Walkme experienced a critical incident on July 4, 2022 affecting Designer (Editor), lasting 8h. The incident has been resolved; the full update timeline is below.
Affected components
Update timeline
- investigating Jul 05, 2022, 12:48 AM UTC
WalkMe US Editor is currently down for all users. At this time, we are unable to log into the Editor.
- resolved Jul 05, 2022, 09:37 AM UTC
Connection issue which was fixed by our R&D.

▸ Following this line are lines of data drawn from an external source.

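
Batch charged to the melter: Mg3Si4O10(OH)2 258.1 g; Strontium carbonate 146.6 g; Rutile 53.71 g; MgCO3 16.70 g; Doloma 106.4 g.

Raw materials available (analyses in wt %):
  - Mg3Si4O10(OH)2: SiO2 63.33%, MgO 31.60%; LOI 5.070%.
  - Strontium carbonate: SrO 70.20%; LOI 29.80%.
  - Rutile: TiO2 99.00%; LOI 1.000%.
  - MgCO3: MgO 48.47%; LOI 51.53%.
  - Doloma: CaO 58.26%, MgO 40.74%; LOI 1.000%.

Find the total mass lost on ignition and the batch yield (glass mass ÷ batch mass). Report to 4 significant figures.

Every computation runs at exact precision at each step; the intermediate values are printed (rounded to four significant figures) when written out. Exactly one rounding lands on each reported figure; the derived quantities (totals, ignition loss, yield, glass mass, five oxide percentages) are carried starting from the weights on 514.5 g of glass at full precision as written in question or answer.
LOI of each material in turn:
  Mg3Si4O10(OH)2: 258.1 × 0.05070 = 13.09 g
  Strontium carbonate: 146.6 × 0.2980 = 43.69 g
  Rutile: 53.71 × 0.01000 = 0.5371 g
  MgCO3: 16.70 × 0.5153 = 8.606 g
  Doloma: 106.4 × 0.01000 = 1.064 g
Total LOI = 66.98 g
Glass = batch − LOI = 581.5 − 66.98 = 514.5 g

LOI loss = 66.98 g; glass = 514.5 g; yield = 88.48%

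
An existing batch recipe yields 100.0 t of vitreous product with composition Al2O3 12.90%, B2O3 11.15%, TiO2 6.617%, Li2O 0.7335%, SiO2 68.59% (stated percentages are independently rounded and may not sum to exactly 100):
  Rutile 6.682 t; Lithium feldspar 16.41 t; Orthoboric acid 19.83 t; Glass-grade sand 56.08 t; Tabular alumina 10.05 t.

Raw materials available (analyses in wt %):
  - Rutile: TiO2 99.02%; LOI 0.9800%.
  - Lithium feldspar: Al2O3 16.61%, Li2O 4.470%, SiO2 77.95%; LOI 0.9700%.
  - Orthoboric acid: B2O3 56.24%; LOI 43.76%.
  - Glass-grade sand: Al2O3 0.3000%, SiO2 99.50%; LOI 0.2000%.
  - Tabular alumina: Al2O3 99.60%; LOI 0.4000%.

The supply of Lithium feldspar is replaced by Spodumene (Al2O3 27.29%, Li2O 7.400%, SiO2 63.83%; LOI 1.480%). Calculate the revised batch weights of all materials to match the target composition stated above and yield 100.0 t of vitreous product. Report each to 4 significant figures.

All internal work maintains full precision through every step — rounding to 4 significant digits extends to every mid-chain value as shown — a single rounding produces each reported figure. All derived quantities (glass mass, the totals, five oxide percentages, LOI, yield) are computed in exact precision from the weighed amounts on 100.0 t of glass, as given in the question or the answer.
Target masses of each oxide per 100.0 t vitreous product:
  Al2O3: 12.90% × 100.0 = 12.90 t
  B2O3: 11.15% × 100.0 = 11.15 t
  TiO2: 6.617% × 100.0 = 6.617 t
  Li2O: 0.7335% × 100.0 = 0.7335 t
  SiO2: 68.59% × 100.0 = 68.59 t
A balance pass over the oxides, working from each reported weight, against the basis in use (target by target, the sums agree given rounding of the digits):
  Al2O3: 9.912·0.2729 + 62.58·0.003000 + 10.05·0.9960 = 12.90 t (target 12.90 t)
  B2O3: 19.83·0.5624 = 11.15 t (target 11.15 t)
  TiO2: 6.682·0.9902 = 6.617 t (target 6.617 t)
  Li2O: 9.912·0.07400 = 0.7335 t (target 0.7335 t)
  SiO2: 9.912·0.6383 + 62.58·0.9950 = 68.59 t (target 68.59 t)
The glass-mass cross-check: batch total minus LOI = 100.0 t (the Σ of target masses is 99.99 t; with the basis standing at 100.0 t — any gap is answer rounding).
Adding the batch up: Σ batch = 109.1 t; ignition loss, Σ(batch × LOI) = 9.055 t; yield = glass ÷ total batch = 91.70%.

Revised batch per 100.0 t vitreous product:
  Rutile: 6.682 t
  Spodumene: 9.912 t
  Orthoboric acid: 19.83 t
  Glass-grade sand: 62.58 t
  Tabular alumina: 10.05 t
Total batch = 109.1 t; LOI loss = 9.055 t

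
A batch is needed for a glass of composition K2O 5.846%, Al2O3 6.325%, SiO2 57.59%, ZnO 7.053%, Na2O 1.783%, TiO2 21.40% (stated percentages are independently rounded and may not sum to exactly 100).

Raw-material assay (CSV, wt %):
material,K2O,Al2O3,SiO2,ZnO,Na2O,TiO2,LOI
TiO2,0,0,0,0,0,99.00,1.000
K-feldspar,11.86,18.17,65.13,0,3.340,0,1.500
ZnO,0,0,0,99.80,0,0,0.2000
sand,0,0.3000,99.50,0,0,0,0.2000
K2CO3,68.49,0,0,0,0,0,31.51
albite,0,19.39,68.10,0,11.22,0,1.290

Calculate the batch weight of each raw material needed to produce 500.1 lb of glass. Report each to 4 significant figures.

Batch per 500.1 lb glass:
  TiO2: 108.1 lb
  K-feldspar: 126.5 lb
  ZnO: 35.34 lb
  sand: 178.0 lb
  K2CO3: 20.78 lb
  albite: 41.81 lb
Total batch = 510.5 lb; LOI loss = 10.49 lb; yield = 97.94%

All arithmetic maintains full float precision from start to finish; rounding to four significant digits governs each intermediate as shown — each reported result takes just one rounding — derived quantities are computed from the batch weights at 500.1 lb of glass in full precision (the six compositions, glass mass, the yield, the totals, ignition loss), as set out in question or answer.
Target masses of each oxide per 500.1 lb glass:
  K2O: 5.846% × 500.1 = 29.24 lb
  Al2O3: 6.325% × 500.1 = 31.63 lb
  SiO2: 57.59% × 500.1 = 288.0 lb
  ZnO: 7.053% × 500.1 = 35.27 lb
  Na2O: 1.783% × 500.1 = 8.917 lb
  TiO2: 21.40% × 500.1 = 107.0 lb
A balance pass over the oxides, applying the batch weights above, under the basis named above (oxide sums agree with the targets up to rounding of the answer):
  K2O: 126.5·0.1186 + 20.78·0.6849 = 29.24 lb (target 29.24 lb)
  Al2O3: 126.5·0.1817 + 178.0·0.003000 + 41.81·0.1939 = 31.63 lb (target 31.63 lb)
  SiO2: 126.5·0.6513 + 178.0·0.9950 + 41.81·0.6810 = 288.0 lb (target 288.0 lb)
  ZnO: 35.34·0.9980 = 35.27 lb (target 35.27 lb)
  Na2O: 126.5·0.03340 + 41.81·0.1122 = 8.916 lb (target 8.917 lb)
  TiO2: 108.1·0.9900 = 107.0 lb (target 107.0 lb)
Glass mass check: net batch after ignition = 500.0 lb (summing oxide targets gives 500.1 lb; versus the stated basis of 500.1 lb — differing by rounding only).
Whole-batch sum: Σ batch = 510.5 lb; Σ batch·LOI gives LOI loss = 10.49 lb; yield = glass ÷ total batch = 97.94%.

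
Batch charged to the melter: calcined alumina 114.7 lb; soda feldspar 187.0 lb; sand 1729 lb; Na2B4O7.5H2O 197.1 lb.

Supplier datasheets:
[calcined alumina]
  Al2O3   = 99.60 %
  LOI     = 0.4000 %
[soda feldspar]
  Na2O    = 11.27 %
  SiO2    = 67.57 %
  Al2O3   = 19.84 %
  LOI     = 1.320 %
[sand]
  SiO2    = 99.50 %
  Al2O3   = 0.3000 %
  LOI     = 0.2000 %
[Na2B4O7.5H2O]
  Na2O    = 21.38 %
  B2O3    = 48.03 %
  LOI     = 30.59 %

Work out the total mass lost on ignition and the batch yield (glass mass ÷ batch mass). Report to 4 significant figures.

All internal work carries full float precision at each step; working values are printed (rounded to four significant digits) on the page; exactly one rounding goes into every reported figure. All derived quantities, which include LOI, the four compositions, glass mass, totals, yield, are recomputed in full float precision, as written in question or answer, using the weight values per 2161 lb of glass.
Each material's LOI contribution:
  calcined alumina: 114.7 × 0.004000 = 0.4588 lb
  soda feldspar: 187.0 × 0.01320 = 2.468 lb
  sand: 1729 × 0.002000 = 3.458 lb
  Na2B4O7.5H2O: 197.1 × 0.3059 = 60.29 lb
Total LOI = 66.68 lb
Glass = batch − LOI = 2228 − 66.68 = 2161 lb

LOI loss = 66.68 lb; glass = 2161 lb; yield = 97.01%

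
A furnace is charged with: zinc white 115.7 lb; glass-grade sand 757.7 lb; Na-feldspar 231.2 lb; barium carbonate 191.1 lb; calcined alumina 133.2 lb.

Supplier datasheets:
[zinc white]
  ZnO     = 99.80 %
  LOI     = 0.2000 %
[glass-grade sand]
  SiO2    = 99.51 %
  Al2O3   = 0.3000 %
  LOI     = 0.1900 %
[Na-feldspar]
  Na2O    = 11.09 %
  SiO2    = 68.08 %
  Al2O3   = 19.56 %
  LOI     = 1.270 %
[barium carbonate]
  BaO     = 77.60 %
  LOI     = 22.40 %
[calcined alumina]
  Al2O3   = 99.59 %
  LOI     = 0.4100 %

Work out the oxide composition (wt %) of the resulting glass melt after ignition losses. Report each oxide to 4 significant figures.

Intermediates are shown, rounded to 4 significant digits, alongside each step; all internal work keeps full float precision all the way through — every reported figure is rounded once only. All derived quantities (totals, five oxide percentages, ignition loss, the yield, glass mass) are carried from the batch weights for 1381 lb of glass in exact precision as they appear in either problem or answer.
What the batch supplies per oxide:
  Na2O: 231.2·0.1109 = 25.64 lb
  SiO2: 757.7·0.9951 + 231.2·0.6808 = 911.4 lb
  ZnO: 115.7·0.9980 = 115.5 lb
  BaO: 191.1·0.7760 = 148.3 lb
  Al2O3: 757.7·0.003000 + 231.2·0.1956 + 133.2·0.9959 = 180.1 lb
LOI: 115.7·0.002000 + 757.7·0.001900 + 231.2·0.01270 + 191.1·0.2240 + 133.2·0.004100 = 47.96 lb
batch − LOI leaves glass = 1429 − 47.96 = 1381 lb (= Σ oxide masses)
wt %: oxide over glass, times 100

Glass mass = 1381 lb (batch 1429 − LOI 47.96).
Composition: Na2O 1.857%, SiO2 66.00%, ZnO 8.362%, BaO 10.74%, Al2O3 13.05%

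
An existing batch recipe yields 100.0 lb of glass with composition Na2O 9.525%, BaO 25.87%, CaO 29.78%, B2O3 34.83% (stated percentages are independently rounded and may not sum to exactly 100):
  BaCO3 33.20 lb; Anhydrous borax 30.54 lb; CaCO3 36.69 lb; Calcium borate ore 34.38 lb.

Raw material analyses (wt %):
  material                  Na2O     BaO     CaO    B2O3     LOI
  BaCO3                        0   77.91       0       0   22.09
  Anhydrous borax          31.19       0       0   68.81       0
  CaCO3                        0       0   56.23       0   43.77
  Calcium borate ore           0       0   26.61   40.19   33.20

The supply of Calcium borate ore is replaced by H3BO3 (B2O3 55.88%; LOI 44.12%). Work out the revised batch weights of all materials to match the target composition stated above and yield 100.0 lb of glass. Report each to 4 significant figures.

Revised batch per 100.0 lb glass:
  BaCO3: 33.20 lb
  Anhydrous borax: 30.54 lb
  CaCO3: 52.96 lb
  H3BO3: 24.73 lb
Total batch = 141.4 lb; LOI loss = 41.43 lb

Every computation holds full precision throughout. In-progress results are displayed (rounded to 4 significant digits) between the steps. Each reported number takes a single rounding. All derived quantities (yield, the totals, net glass mass, LOI, the four compositions) are carried at full precision from the weighed amounts on 100.0 lb of glass as written in either problem or answer.
Oxide mass targets, per 100.0 lb glass:
  Na2O: 9.525% × 100.0 = 9.525 lb
  BaO: 25.87% × 100.0 = 25.87 lb
  CaO: 29.78% × 100.0 = 29.78 lb
  B2O3: 34.83% × 100.0 = 34.83 lb
Oxide-by-oxide audit per the reported batch figures, per the basis as stated (oxide sums agree with the targets net of answer rounding effects):
  Na2O: 30.54·0.3119 = 9.525 lb (target 9.525 lb)
  BaO: 33.20·0.7791 = 25.87 lb (target 25.87 lb)
  CaO: 52.96·0.5623 = 29.78 lb (target 29.78 lb)
  B2O3: 30.54·0.6881 + 24.73·0.5588 = 34.83 lb (target 34.83 lb)
Consistency of the glass mass: net batch after ignition = 100.0 lb (per-oxide target masses sum to 100.0 lb; the stated basis being 100.0 lb — differing by rounding only).
Summing the batch: Σ batch = 141.4 lb; Σ batch·LOI gives LOI loss = 41.43 lb; as yield: glass ÷ batch → 70.71%.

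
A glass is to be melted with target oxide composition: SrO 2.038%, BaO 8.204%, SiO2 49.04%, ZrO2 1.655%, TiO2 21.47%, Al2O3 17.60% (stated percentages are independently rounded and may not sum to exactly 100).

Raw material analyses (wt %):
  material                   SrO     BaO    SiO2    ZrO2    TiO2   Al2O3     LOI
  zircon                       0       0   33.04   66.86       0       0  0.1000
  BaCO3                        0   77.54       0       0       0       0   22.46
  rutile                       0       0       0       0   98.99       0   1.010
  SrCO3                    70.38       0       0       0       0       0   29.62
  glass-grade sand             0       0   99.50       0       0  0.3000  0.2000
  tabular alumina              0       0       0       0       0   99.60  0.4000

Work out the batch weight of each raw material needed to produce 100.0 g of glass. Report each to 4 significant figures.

Batch per 100.0 g glass:
  zircon: 2.475 g
  BaCO3: 10.58 g
  rutile: 21.69 g
  SrCO3: 2.896 g
  glass-grade sand: 48.46 g
  tabular alumina: 17.52 g
Total batch = 103.6 g; LOI loss = 3.623 g; yield = 96.50%

Each numeric step carries full precision through every step — values along the way are shown (rounded to 4 significant figures) between the steps. Exactly one rounding lands on every reported result. The derived quantities, which include LOI, totals, the six compositions, the yield, glass mass, are carried in full precision, as quoted within problem or answer, using the weight values for 100.0 g of glass.
Oxide mass targets, per 100.0 g glass:
  SrO: 2.038% × 100.0 = 2.038 g
  BaO: 8.204% × 100.0 = 8.204 g
  SiO2: 49.04% × 100.0 = 49.04 g
  ZrO2: 1.655% × 100.0 = 1.655 g
  TiO2: 21.47% × 100.0 = 21.47 g
  Al2O3: 17.60% × 100.0 = 17.60 g
Checking each oxide sum using the reported weights, per the basis as stated (delivered sums recover each target inside rounding margins):
  SrO: 2.896·0.7038 = 2.038 g (target 2.038 g)
  BaO: 10.58·0.7754 = 8.204 g (target 8.204 g)
  SiO2: 2.475·0.3304 + 48.46·0.9950 = 49.04 g (target 49.04 g)
  ZrO2: 2.475·0.6686 = 1.655 g (target 1.655 g)
  TiO2: 21.69·0.9899 = 21.47 g (target 21.47 g)
  Al2O3: 48.46·0.003000 + 17.52·0.9960 = 17.60 g (target 17.60 g)
Glass mass check: total charge less LOI = 100.0 g (targets for the oxides total 100.0 g; the stated basis being 100.0 g — differing by rounding only).
Summing the batch: Σ batch = 103.6 g; Σ batch·LOI gives LOI loss = 3.623 g; glass ÷ batch gives a yield of 96.50%.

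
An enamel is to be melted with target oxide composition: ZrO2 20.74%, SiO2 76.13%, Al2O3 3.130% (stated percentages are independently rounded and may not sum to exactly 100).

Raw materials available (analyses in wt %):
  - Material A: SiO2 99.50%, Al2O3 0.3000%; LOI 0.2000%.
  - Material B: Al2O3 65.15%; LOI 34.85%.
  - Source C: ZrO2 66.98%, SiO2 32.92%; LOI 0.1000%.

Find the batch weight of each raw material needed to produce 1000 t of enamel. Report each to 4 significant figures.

Batch per 1000 t enamel:
  Material A: 662.7 t
  Material B: 44.99 t
  Source C: 309.6 t
Total batch = 1017 t; LOI loss = 17.31 t; yield = 98.30%

Every computation carries full precision through the solve. Mid-chain values are displayed rounded to four significant digits at each printed step; each reported figure undergoes a single rounding — the derived quantities (LOI, net glass mass, totals, yield, the three compositions) are computed starting from the weights on 1000 t of glass at full precision as set out in either problem or answer.
The oxide mass targets at 1000 t enamel:
  ZrO2: 20.74% × 1000 = 207.4 t
  SiO2: 76.13% × 1000 = 761.3 t
  Al2O3: 3.130% × 1000 = 31.30 t
Sums-versus-targets review from the weights as reported, at the basis given (each sum matches its target mass exact up to rounding of places):
  ZrO2: 309.6·0.6698 = 207.4 t (target 207.4 t)
  SiO2: 662.7·0.9950 + 309.6·0.3292 = 761.3 t (target 761.3 t)
  Al2O3: 662.7·0.003000 + 44.99·0.6515 = 31.30 t (target 31.30 t)
Consistency of the glass mass: net batch after ignition = 1000 t (per-oxide target masses sum to 1000 t; versus the stated basis of 1000 t — deltas are rounding alone).
Total batch = Σ batch = 1017 t; LOI loss = Σ batch·LOI = 17.31 t; yield = glass ÷ total batch = 98.30%.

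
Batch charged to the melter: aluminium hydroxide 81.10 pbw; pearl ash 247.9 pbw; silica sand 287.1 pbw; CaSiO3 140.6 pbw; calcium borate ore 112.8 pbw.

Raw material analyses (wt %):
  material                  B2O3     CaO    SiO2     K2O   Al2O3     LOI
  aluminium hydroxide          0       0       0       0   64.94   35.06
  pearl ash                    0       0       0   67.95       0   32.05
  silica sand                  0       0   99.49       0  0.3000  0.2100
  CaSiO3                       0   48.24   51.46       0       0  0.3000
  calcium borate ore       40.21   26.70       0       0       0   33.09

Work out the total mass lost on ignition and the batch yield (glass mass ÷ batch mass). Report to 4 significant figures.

Values along the way appear rounded to 4 significant figures as written — all arithmetic carries full float precision at each step; each reported result is rounded only once — the derived quantities (the totals, yield, net glass mass, LOI, five oxide percentages) are carried starting from the weights on 723.3 pbw of glass at full float precision as they appear in the problem or the answer.
Loss on ignition, line by line:
  aluminium hydroxide: 81.10 × 0.3506 = 28.43 pbw
  pearl ash: 247.9 × 0.3205 = 79.45 pbw
  silica sand: 287.1 × 0.002100 = 0.6029 pbw
  CaSiO3: 140.6 × 0.003000 = 0.4218 pbw
  calcium borate ore: 112.8 × 0.3309 = 37.33 pbw
Total LOI = 146.2 pbw
Glass = batch − LOI = 869.5 − 146.2 = 723.3 pbw

LOI loss = 146.2 pbw; glass = 723.3 pbw; yield = 83.18%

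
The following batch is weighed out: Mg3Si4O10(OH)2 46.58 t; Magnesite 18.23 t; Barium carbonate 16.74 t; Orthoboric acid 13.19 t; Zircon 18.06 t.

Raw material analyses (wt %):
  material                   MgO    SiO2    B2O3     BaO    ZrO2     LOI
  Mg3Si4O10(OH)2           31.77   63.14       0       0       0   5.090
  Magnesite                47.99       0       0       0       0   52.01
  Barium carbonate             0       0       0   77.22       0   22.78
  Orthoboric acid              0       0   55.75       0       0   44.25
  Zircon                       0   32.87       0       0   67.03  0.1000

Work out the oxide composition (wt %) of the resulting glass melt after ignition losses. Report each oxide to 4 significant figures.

Glass mass = 91.28 t (batch 112.8 − LOI 21.52).
Composition: MgO 25.80%, SiO2 38.72%, B2O3 8.056%, BaO 14.16%, ZrO2 13.26%

Values along the way are printed (rounded to four significant figures) within the worked lines. All arithmetic runs at full float precision from start to finish — every reported result is rounded a single time; all derived quantities, including ignition loss, net glass mass, yield, five oxide percentages, the totals, are re-derived from the weighed amounts per 91.28 t of glass at full float precision as set out in the question or the answer.
Oxide-by-oxide delivered mass:
  MgO: 46.58·0.3177 + 18.23·0.4799 = 23.55 t
  SiO2: 46.58·0.6314 + 18.06·0.3287 = 35.35 t
  B2O3: 13.19·0.5575 = 7.353 t
  BaO: 16.74·0.7722 = 12.93 t
  ZrO2: 18.06·0.6703 = 12.11 t
LOI: 46.58·0.05090 + 18.23·0.5201 + 16.74·0.2278 + 13.19·0.4425 + 18.06·0.001000 = 21.52 t
batch − LOI leaves glass = 112.8 − 21.52 = 91.28 t (consistent with Σ oxide mass)
wt % = oxide mass / glass mass × 100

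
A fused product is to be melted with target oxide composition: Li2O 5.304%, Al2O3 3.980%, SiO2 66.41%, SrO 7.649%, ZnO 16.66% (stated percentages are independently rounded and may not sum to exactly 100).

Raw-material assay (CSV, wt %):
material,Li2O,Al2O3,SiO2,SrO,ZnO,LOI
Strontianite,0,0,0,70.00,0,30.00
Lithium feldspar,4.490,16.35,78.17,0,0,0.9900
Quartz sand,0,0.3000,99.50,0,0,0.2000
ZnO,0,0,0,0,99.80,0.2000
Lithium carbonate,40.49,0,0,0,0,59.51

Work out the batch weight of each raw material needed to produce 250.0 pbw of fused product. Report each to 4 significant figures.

Batch per 250.0 pbw fused product:
  Strontianite: 27.32 pbw
  Lithium feldspar: 58.64 pbw
  Quartz sand: 120.8 pbw
  ZnO: 41.73 pbw
  Lithium carbonate: 26.25 pbw
Total batch = 274.7 pbw; LOI loss = 24.72 pbw; yield = 91.00%

Intermediates are printed (rounded to four significant digits) as written — the whole derivation runs at full float precision end to end; every reported value is rounded once only. Derived quantities are rebuilt from the batch weights per 250.0 pbw of glass at full float precision (the yield, the totals, net glass mass, ignition loss, five oxide percentages) precisely as stated by problem or answer.
Target masses of each oxide per 250.0 pbw fused product:
  Li2O: 5.304% × 250.0 = 13.26 pbw
  Al2O3: 3.980% × 250.0 = 9.950 pbw
  SiO2: 66.41% × 250.0 = 166.0 pbw
  SrO: 7.649% × 250.0 = 19.12 pbw
  ZnO: 16.66% × 250.0 = 41.65 pbw
Mass-balance tally per oxide given the weights on record, versus the basis set out (every target is met by its sum once rounding is allowed for):
  Li2O: 58.64·0.04490 + 26.25·0.4049 = 13.26 pbw (target 13.26 pbw)
  Al2O3: 58.64·0.1635 + 120.8·0.003000 = 9.950 pbw (target 9.950 pbw)
  SiO2: 58.64·0.7817 + 120.8·0.9950 = 166.0 pbw (target 166.0 pbw)
  SrO: 27.32·0.7000 = 19.12 pbw (target 19.12 pbw)
  ZnO: 41.73·0.9980 = 41.65 pbw (target 41.65 pbw)
Auditing the glass mass value: net batch after ignition = 250.0 pbw (targets for the oxides total 250.0 pbw; against the stated basis, 250.0 pbw — gaps are rounding artifacts).
Summing the batch: Σ batch = 274.7 pbw; LOI removed, Σ of batch·LOI: 24.72 pbw; the yield ratio, glass ÷ batch: 91.00%.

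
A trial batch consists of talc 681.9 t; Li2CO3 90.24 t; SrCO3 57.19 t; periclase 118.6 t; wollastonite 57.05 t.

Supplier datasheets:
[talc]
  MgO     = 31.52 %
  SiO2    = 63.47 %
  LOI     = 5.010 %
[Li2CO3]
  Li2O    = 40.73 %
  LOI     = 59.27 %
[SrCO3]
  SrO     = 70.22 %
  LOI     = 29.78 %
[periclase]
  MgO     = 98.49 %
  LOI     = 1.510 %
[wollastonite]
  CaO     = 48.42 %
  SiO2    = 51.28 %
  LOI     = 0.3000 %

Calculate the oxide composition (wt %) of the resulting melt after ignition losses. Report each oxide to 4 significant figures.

Every computation holds full precision throughout; working values are rounded off to 4 significant figures when displayed. A single rounding yields each reported number — all derived quantities (the five compositions, yield, glass mass, totals, LOI) are re-derived in exact precision using the weight values for 898.3 t of glass exactly as shown in the problem or the answer.
What the batch supplies per oxide:
  MgO: 681.9·0.3152 + 118.6·0.9849 = 331.7 t
  CaO: 57.05·0.4842 = 27.62 t
  SiO2: 681.9·0.6347 + 57.05·0.5128 = 462.1 t
  SrO: 57.19·0.7022 = 40.16 t
  Li2O: 90.24·0.4073 = 36.75 t
LOI: 681.9·0.05010 + 90.24·0.5927 + 57.19·0.2978 + 118.6·0.01510 + 57.05·0.003000 = 106.6 t
The glass mass, total less LOI, = 1005 − 106.6 = 898.3 t (consistent with Σ oxide mass)
wt % = oxide mass / glass mass × 100

Glass mass = 898.3 t (batch 1005 − LOI 106.6).
Composition: MgO 36.93%, CaO 3.075%, SiO2 51.43%, SrO 4.470%, Li2O 4.091%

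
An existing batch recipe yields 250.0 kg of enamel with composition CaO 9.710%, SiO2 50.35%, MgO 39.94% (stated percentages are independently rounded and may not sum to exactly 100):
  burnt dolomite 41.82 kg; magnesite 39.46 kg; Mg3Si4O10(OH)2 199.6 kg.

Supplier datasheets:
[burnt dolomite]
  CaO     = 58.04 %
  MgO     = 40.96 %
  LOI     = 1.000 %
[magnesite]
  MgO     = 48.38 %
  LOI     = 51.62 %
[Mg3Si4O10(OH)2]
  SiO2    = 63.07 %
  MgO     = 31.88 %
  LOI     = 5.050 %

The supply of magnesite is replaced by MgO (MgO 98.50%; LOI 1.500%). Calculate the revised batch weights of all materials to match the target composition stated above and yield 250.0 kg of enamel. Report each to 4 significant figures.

All arithmetic carries exact precision at all times. Working values are displayed with 4-significant-figure rounding in the printout; each reported figure is rounded only once — the derived quantities are re-derived starting from the weights at 250.0 kg of glass at exact precision (the three compositions, totals, yield, LOI, net glass mass) as they appear in the problem or the answer.
Target oxide masses per 250.0 kg enamel:
  CaO: 9.710% × 250.0 = 24.28 kg
  SiO2: 50.35% × 250.0 = 125.9 kg
  MgO: 39.94% × 250.0 = 99.85 kg
Verifying the oxide balance on the weights just shown, versus the basis set out (sum by sum, the targets are met exact up to rounding of places):
  CaO: 41.82·0.5804 = 24.27 kg (target 24.28 kg)
  SiO2: 199.6·0.6307 = 125.9 kg (target 125.9 kg)
  MgO: 41.82·0.4096 + 19.38·0.9850 + 199.6·0.3188 = 99.85 kg (target 99.85 kg)
The glass-mass cross-check: whole batch net of LOI = 250.0 kg (summing oxide targets gives 250.0 kg; against the stated basis, 250.0 kg — gaps are rounding artifacts).
Summing the batch: Σ batch = 260.8 kg; ignition loss, Σ(batch × LOI) = 10.79 kg; yield = glass ÷ total batch = 95.86%.

Revised batch per 250.0 kg enamel:
  burnt dolomite: 41.82 kg
  MgO: 19.38 kg
  Mg3Si4O10(OH)2: 199.6 kg
Total batch = 260.8 kg; LOI loss = 10.79 kg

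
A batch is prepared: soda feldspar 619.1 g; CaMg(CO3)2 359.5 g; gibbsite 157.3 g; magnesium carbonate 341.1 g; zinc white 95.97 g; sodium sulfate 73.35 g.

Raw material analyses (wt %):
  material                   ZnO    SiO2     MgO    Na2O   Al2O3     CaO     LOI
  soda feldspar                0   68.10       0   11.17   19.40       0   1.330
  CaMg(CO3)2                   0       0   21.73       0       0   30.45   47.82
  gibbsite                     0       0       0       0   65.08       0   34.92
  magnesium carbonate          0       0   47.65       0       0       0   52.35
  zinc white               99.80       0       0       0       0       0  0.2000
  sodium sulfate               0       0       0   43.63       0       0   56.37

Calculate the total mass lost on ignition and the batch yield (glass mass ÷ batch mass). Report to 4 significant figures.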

- postmortem Jul 05, 2022, 04:45 PM UTC
## **Postmortem & Root Cause Analysis** On July 4 at 21:00 UTC, a rare technical failure in a microservice impacted the WalkMe Editor’s loading mechanism. The failure of the microservice did not activate automatic alerting that would usually have identified and escalated the issue more rapidly to WalkMe development teams for resolution. The database continually tracks issues, logs them, and escalates them as required. There are settings that determine how many of these issues the database can log. Error logs are typically removed manually after a period of time. Thresholds were set at a level that is no longer appropriate for logging issues for this microservice. When too many requests are received by the microservice, the database automatically blocks hosts/IPs. This is what resulted in the WalkMe Editor not being usable. To resolve this issue permanently, we cleared the error records for this microservice and increased the threshold for errors that can be logged in the future. We introduced a new alert to notify development teams that the error log needs to be manually cleared before thresholds are met. Finally, we also reviewed all thresholds across all microservices to ensure that alerting is appropriately activated to the development teams for any similar issue in the future.